The war on reality has really led to the ontological disintegration of the younger generations. The cognitive dissonance toward coherency and its consequences are everywhere.
The Internet divides people among oft-warring tribes, and the cyberbalkanisation is great enough that they are, at times, scarcely even capable of communication with each other. This is much easier to understand when considering not only the obvious social needs (of belonging, etc) being fulfilled, but that they all offer competing versions of reality and fact on which one can, as you write, latch onto as a port in the storm; yet a loose tether offers no consolation, and for it to be severed is to sink. It is no wonder the reaction to those on land.
Fantasy comes naturally to the kind of “ghost world” that capitalism creates. For all the reactionary sentiments of those Right Wing conservative notions of the old days, there was a shared community then that created real bonds because it was formed from people living face-to-face. But this atomised society we have now is vulnerable to the kind of whimsical projections of the various “communities” and “subcultures” – many of which consist of the most superficial “brand recognition” devices.
I worry that pornography also has a pernicious effect here in that, although fantasy is a natural part of everyone’s sex lives, early exposure to the reality of sexual relationships should serve to ground everyone in realistic and compassionate reciprocal formations. Porn on the other hand only serves to magnify the original fantasy and to present a kind of erotic analogue to the infinite theoretical expansion of capital.
Thus capitalism naturally tends to ever expanding notions with no ground. Psychosis is the inevitable result.
I have seen this move into "kink" being normalized. When I read about Queer Theory I could see an evolution to a groundless lack of any morality - and not in the puritanical sense. But there's a thread running through Queer Theory—especially as it has been taken up in popular discourse—that challenges foundational meaning altogether. Entangled with consumer culture and the digital world where people now live, it begins to feel like commodified identity is engaging endlessly in self-referential performances. People have lost their mind. https://www.youtube.com/watch?v=k6LlpU7csRk
And Wikipedia has normalised this kink material. See here:
https://en.m.wikipedia.org/wiki/Double_penetration
Consenting adults can do what they want in private but I can categorically state that porn is an overwhelmingly male fixation and that the above link details one of the more questionable acts from the point of view of health. I've heard that many of the young women in porn find that their bodies "can't take the punishment" as someone so aptly put it. And yet that wiki article doesn't mention any problems at all. When a supposedly feminist author is named, the only point is to say that this act may have homo erotic overtones! I.e. everything is being assessed purely from the male point of view!

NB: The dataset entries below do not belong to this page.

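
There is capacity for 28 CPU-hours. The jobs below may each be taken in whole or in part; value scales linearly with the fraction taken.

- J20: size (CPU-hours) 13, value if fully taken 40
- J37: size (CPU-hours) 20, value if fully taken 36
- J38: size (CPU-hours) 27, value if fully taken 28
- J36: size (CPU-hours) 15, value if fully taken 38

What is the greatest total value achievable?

Sort by value density: J20 40/13≈3.08, J36 38/15≈2.53, J37 36/20≈1.8, J38 28/27≈1.04.
J20: take in full, 13 CPU-hours for value 40 — 15 left.
J36: take in full, 15 CPU-hours for value 38 — 0 left.
Total value = 78.

78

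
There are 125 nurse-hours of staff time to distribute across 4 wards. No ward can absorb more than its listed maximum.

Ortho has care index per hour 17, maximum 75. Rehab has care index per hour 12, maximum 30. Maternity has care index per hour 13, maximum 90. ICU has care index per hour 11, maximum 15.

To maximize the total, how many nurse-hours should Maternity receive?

50

Rank by care index per hour: Ortho 17 > Maternity 13 > Rehab 12 > ICU 11.
Give Ortho 75 to hit its cap of 75 — 50 left.
Maternity has room for 90 but only 50 remain, so it gets 50.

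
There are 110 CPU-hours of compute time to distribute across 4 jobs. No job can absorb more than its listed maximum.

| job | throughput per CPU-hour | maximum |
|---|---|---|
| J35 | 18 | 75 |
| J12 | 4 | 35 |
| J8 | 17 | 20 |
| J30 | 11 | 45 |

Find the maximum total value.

Highest throughput per CPU-hour first: J35 18 > J8 17 > J30 11 > J12 4.
J35 takes 75 to reach its cap of 75 — 35 left.
J8 takes 20 to reach its cap of 20 — 15 left.
J30 has room for 45 but only 15 remain, so it gets 15.
Total = 18×75 + 17×20 + 11×15 = 1855.

1855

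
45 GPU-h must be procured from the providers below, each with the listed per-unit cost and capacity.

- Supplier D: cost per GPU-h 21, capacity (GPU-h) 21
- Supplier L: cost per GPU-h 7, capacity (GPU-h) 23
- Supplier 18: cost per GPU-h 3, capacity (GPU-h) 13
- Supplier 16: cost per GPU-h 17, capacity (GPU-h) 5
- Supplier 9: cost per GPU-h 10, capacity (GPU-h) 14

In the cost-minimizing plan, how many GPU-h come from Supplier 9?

9

Use providers in increasing cost order.
Supplier 18 at 3: take all 13 GPU-h → 32 still needed.
Take 23 from Supplier L at 7 → need 9 more.
Supplier 9 (10): take the remaining 9 → done.
Supplier 16, Supplier D: unused.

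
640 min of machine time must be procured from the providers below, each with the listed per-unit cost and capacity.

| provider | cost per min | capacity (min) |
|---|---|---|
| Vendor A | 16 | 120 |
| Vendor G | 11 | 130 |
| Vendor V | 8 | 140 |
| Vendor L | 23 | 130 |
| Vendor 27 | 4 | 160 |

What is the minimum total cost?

Cheapest first:
Take 160 from Vendor 27 at 4 → need 480 more.
Take 140 from Vendor V at 8 → need 340 more.
Vendor G at 11: take all 130 min → 210 still needed.
Vendor A (16): use full 120 → 90 min to go.
Vendor L at 23: take 90 of its 130 → requirement met.
Cost = 160×4 + 140×8 + 130×11 + 120×16 + 90×23 = 7180.

7180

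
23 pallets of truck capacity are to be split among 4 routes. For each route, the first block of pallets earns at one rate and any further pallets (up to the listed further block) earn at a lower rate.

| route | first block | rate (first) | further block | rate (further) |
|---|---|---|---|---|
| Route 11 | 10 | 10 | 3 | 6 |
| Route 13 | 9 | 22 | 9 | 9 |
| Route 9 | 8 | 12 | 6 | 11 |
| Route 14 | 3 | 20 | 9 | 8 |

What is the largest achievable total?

Treat each block as its own option and order by rate: Route 13/tier1 22 > Route 14/tier1 20 > Route 9/tier1 12 > Route 9/tier2 11 > Route 11/tier1 10 > Route 13/tier2 9 > Route 14/tier2 8 > Route 11/tier2 6.
Fill Route 13 tier1 block (9 at 22) ; 14 left.
Route 14 tier1 at 20: fill all 3 ; 11 left.
Route 9 tier1 at 12: fill all 8 ; 3 left.
Route 9/tier2: +3 of 6 at 11; pool empty.
Total = 22×9 + 20×3 + 12×8 + 11×3 = 387.

387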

There is indeed a new misogyny around.
My friend is working on a book (not 100% sure of her angle) that touches on the trans phenomenon and the male gaze. Our discussions have focused on how porn and prostitution, no matter much they are normalized, are debasement of women and controlled by men's fantasies. I don't know any women who sit in front of their computers and watch porn. That women who call themselves feminists are supporting the idea that men can become women and think that they should be accepted by society and the law as women is an example of what I think Johan is speaking to in this piece. I think something new is happening.
That these "feminists" are supporting the trans movement is another example of a phenomenon I keep seeing I.e. such absurdity that I sometimes wonder if the ones involved are agents being paid. Surely no-one could be that dumb?